Titled, partially, from the alcohol and nicotine, I made a move toward the author.
“Mr. Gladwell,” I said in a gesture of mock confidence, unaware that I was cutting in on his conversation with Leandra Medine, founder of the ever-popular fashion and lifestyle website, Man Repeller. “I just wanted to introduce myself.”
Malcolm Gladwell was my introduction to serious reading. It started with Outliers. Then David and Goliath and What the Dog Saw. The clarity of his prose and penchant for sniffing out delicious topics were perfect for my lazy, intellectually-averse college brain. I told him that I was a reporter for New York Magazine, which I suppose lent me some credibility. Knowing that he had roots in the Kitchener-Waterloo area, I told him that I had read his books at Western University in London, Ont.
“Always nice to meet a fellow Canadian,” he said, curtly.

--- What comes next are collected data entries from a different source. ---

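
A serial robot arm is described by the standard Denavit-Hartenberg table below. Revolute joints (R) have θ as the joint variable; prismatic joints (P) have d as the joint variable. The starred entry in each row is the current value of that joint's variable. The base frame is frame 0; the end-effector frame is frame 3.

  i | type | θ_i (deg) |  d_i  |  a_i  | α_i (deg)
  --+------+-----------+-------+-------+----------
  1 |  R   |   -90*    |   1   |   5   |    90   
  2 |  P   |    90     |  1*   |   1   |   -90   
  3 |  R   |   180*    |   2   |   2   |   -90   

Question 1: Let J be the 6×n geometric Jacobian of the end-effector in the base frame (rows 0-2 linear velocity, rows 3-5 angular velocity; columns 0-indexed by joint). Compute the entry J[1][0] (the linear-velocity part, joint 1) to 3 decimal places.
-1.000

axis z_0 = ẑ; lever o_n−o_0 = (-1.0000,-3.0000,0.0000)
cross product → J_v[:, 0] = (3.0000,-1.0000,0.0000)
J_ω[:, 0] = z_0
entry J[1][0] = -1.0000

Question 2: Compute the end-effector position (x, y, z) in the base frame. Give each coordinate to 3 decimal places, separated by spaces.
after link 1: o_1 = (0.0000, -5.0000, 1.0000)
after link 2: o_2 = (-1.0000, -5.0000, 2.0000)
after link 3: o_3 = (-1.0000, -3.0000, 0.0000)

-1.000 -3.000 0.000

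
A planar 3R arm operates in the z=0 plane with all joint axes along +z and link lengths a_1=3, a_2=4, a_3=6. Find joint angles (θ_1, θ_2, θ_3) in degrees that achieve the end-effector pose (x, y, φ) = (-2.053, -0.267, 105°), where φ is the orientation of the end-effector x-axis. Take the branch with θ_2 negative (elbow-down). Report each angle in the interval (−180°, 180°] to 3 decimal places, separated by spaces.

wrist centre = target − a_3·(cos φ, sin φ) = (-0.5001, -6.0626)
cos θ_2 = (37.0047−3²−4²)/(2·3·4) = 0.5002; θ_2 = -59.9872° (elbow-down)
β = atan2(-6.0626,-0.5001) = -94.7155°; ψ = atan2(-3.4637,5.0008) = -34.7074°
θ_1 = β − ψ = -60.0081°
θ_3 = φ − θ_1 − θ_2 = -135.0047° (wrapped to (-180°,180°])

-60.008 -59.987 -135.005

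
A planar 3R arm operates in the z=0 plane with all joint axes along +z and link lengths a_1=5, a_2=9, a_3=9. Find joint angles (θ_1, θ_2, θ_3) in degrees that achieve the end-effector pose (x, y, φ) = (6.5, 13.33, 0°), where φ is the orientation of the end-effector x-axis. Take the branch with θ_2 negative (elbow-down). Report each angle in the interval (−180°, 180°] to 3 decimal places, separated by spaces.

wrist centre = target − a_3·(cos φ, sin φ) = (-2.5000, 13.3300)
cos θ_2 = (183.9389−5²−9²)/(2·5·9) = 0.8660; θ_2 = -30.0043° (elbow-down)
β = atan2(13.3300,-2.5000) = 100.6223°; ψ = atan2(-4.5006,12.7939) = -19.3807°
θ_1 = β − ψ = 120.0029°
θ_3 = φ − θ_1 − θ_2 = -89.9986° (wrapped to (-180°,180°])

120.003 -30.004 -89.999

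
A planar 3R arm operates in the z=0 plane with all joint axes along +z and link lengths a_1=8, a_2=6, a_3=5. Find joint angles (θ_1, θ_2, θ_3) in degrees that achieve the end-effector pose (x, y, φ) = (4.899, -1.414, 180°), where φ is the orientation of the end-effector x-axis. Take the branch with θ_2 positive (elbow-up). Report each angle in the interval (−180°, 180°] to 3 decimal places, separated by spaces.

-45.001 90.006 134.995

wrist centre = target − a_3·(cos φ, sin φ) = (9.8990, -1.4140)
cos θ_2 = (99.9896−8²−6²)/(2·8·6) = -0.0001; θ_2 = 90.0062° (elbow-up)
β = atan2(-1.4140,9.8990) = -8.1293°; ψ = atan2(6.0000,7.9993) = 36.8721°
θ_1 = β − ψ = -45.0014°
θ_3 = φ − θ_1 − θ_2 = 134.9952° (wrapped to (-180°,180°])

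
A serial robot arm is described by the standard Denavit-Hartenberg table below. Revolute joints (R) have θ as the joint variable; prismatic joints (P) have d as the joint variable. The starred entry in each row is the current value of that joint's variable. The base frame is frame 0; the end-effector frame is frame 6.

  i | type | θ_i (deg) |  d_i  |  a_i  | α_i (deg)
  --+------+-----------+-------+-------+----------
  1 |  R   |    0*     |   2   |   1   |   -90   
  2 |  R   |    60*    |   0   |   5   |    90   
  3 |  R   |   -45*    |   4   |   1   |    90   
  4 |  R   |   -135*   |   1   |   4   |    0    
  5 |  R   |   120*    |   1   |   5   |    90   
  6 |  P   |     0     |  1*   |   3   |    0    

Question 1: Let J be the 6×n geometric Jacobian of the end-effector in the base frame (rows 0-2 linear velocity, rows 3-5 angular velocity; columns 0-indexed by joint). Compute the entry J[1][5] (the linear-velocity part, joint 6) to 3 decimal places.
prismatic axis z_5 = (-0.9280,0.1830,-0.3245)
J_v[:, 5] = z_5; J_ω[:, 5] = (0,0,0)
entry J[1][5] = 0.1830

0.183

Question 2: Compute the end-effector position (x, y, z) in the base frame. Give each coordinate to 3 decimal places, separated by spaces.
after link 1: o_1 = (1.0000, 0.0000, 2.0000)
after link 2: o_2 = (3.5000, 0.0000, -2.3301)
after link 3: o_3 = (7.3177, -0.7071, -0.9425)
after link 4: o_4 = (3.5146, 0.5858, -0.0123)
after link 5: o_5 = (3.7479, -3.5364, -3.0045)
after link 6: o_6 = (3.1719, -5.4024, -5.4917)

3.172 -5.402 -5.492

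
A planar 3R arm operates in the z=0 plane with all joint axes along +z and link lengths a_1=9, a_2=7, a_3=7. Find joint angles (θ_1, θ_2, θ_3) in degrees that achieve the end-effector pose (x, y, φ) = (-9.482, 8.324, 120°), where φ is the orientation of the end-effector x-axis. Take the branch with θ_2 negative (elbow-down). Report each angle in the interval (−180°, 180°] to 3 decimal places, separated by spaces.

-150.004 -135.003 45.007

wrist centre = target − a_3·(cos φ, sin φ) = (-5.9820, 2.2618)
cos θ_2 = (40.9002−9²−7²)/(2·9·7) = -0.7071; θ_2 = -135.0028° (elbow-down)
β = atan2(2.2618,-5.9820) = 159.2882°; ψ = atan2(-4.9495,4.0500) = -50.7077°
θ_1 = β − ψ = 209.9959°
θ_3 = φ − θ_1 − θ_2 = 45.0069° (wrapped to (-180°,180°])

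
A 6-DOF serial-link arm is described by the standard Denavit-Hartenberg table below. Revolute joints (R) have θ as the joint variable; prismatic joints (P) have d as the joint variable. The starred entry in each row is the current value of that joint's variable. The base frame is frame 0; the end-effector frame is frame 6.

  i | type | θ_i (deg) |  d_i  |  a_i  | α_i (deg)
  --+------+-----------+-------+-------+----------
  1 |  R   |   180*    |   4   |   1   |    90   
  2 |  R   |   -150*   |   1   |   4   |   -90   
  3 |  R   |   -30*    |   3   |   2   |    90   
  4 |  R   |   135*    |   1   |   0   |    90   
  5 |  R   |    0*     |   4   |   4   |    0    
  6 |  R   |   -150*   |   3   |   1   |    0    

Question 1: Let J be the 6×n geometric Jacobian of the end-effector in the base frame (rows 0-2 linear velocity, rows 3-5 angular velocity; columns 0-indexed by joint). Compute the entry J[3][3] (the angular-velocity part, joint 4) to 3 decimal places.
axis z_3 = (-0.4330,0.8660,0.2500); lever o_n−o_3 = (-1.7491,1.7999,-7.2645)
cross product → J_v[:, 3] = (-6.7412,-3.5829,0.7354)
J_ω[:, 3] = z_3
entry J[3][3] = -0.4330

-0.433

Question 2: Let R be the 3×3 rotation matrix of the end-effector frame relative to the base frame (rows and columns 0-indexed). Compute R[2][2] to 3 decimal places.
-0.919

End-effector z-axis (col 2 of R) = (0.1768,0.3536,-0.9186)
R[2][2] = -0.9186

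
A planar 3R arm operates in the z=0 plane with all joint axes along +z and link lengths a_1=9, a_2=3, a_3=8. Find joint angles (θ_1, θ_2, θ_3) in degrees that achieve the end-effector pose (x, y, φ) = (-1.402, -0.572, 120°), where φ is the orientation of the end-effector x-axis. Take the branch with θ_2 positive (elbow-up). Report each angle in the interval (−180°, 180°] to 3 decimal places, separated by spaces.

-90.001 119.997 90.004

wrist centre = target − a_3·(cos φ, sin φ) = (2.5980, -7.5002)
cos θ_2 = (63.0027−9²−3²)/(2·9·3) = -0.5000; θ_2 = 119.9968° (elbow-up)
β = atan2(-7.5002,2.5980) = -70.8944°; ψ = atan2(2.5982,7.5001) = 19.1068°
θ_1 = β − ψ = -90.0012°
θ_3 = φ − θ_1 − θ_2 = 90.0045° (wrapped to (-180°,180°])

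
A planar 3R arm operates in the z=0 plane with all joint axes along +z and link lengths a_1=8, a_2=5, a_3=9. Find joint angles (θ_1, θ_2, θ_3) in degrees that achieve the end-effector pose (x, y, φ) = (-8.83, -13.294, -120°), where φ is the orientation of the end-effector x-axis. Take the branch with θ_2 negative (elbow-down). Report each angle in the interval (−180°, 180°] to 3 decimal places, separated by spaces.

wrist centre = target − a_3·(cos φ, sin φ) = (-4.3300, -5.4998)
cos θ_2 = (48.9964−8²−5²)/(2·8·5) = -0.5000; θ_2 = -120.0030° (elbow-down)
β = atan2(-5.4998,-4.3300) = -128.2136°; ψ = atan2(-4.3300,5.4998) = -38.2135°
θ_1 = β − ψ = -90.0000°
θ_3 = φ − θ_1 − θ_2 = 90.0030° (wrapped to (-180°,180°])

-90.000 -120.003 90.003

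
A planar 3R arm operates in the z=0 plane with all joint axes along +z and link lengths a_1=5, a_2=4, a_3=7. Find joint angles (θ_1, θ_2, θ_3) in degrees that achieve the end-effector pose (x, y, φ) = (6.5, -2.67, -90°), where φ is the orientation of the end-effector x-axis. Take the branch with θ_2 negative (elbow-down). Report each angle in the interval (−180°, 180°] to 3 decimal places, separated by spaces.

60.000 -60.002 -89.998

wrist centre = target − a_3·(cos φ, sin φ) = (6.5000, 4.3300)
cos θ_2 = (60.9989−5²−4²)/(2·5·4) = 0.5000; θ_2 = -60.0018° (elbow-down)
β = atan2(4.3300,6.5000) = 33.6697°; ψ = atan2(-3.4642,6.9999) = -26.3303°
θ_1 = β − ψ = 60.0000°
θ_3 = φ − θ_1 − θ_2 = -89.9982° (wrapped to (-180°,180°])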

When I relayed that he’d been influential at a formative juncture in my intellectual life, he bowed almost perfunctorily, as if he’d developed a system for responding to compliments about his work. This obviously happened a lot. I asked if he considered himself a “pop writer.” In hindsight, I think it might’ve been misconstrued as an insult, since popularity is often considered antithetical to quality, but I truly meant it as a compliment. He replied that he writes in his own voice. We briefly discussed the fact-checking process at The New Yorker, which he confirmed to be Draconian. Then we parted ways.
Since that night, I’ve reflected on the importance of my encounter with Gladwell. It was slightly embarrassing, of course, since there’s nothing less cool than tipsily gushing about your favourite author, right in front of them. Beyond that, though, I experienced a psychological shift that had lasting effects. Early in my writing career, I was desperate for artistic validation, which manifested in a constant thrum of anxiety. The validation-seeking, however, suffocated my voice and inevitably narrowed my point-of-view to those I wanted to impress.
This paradigm fashioned me into a timid imitator, not an artist. Common wisdom suggests that you should never meet your idols. Doing so supposedly fosters disappointment. For me, it turned the idealized version of the artist, someone only accessible in the pages of a book, into something immediate and concrete. Since then, I’ve endeavoured to conceptualize myself as equal to the artists I previously worshipped, and the anxiety quietly dissipated. Plus, now I can tell my friends, “I met Malcolm Gladwell at a fancy New York party, you losers.”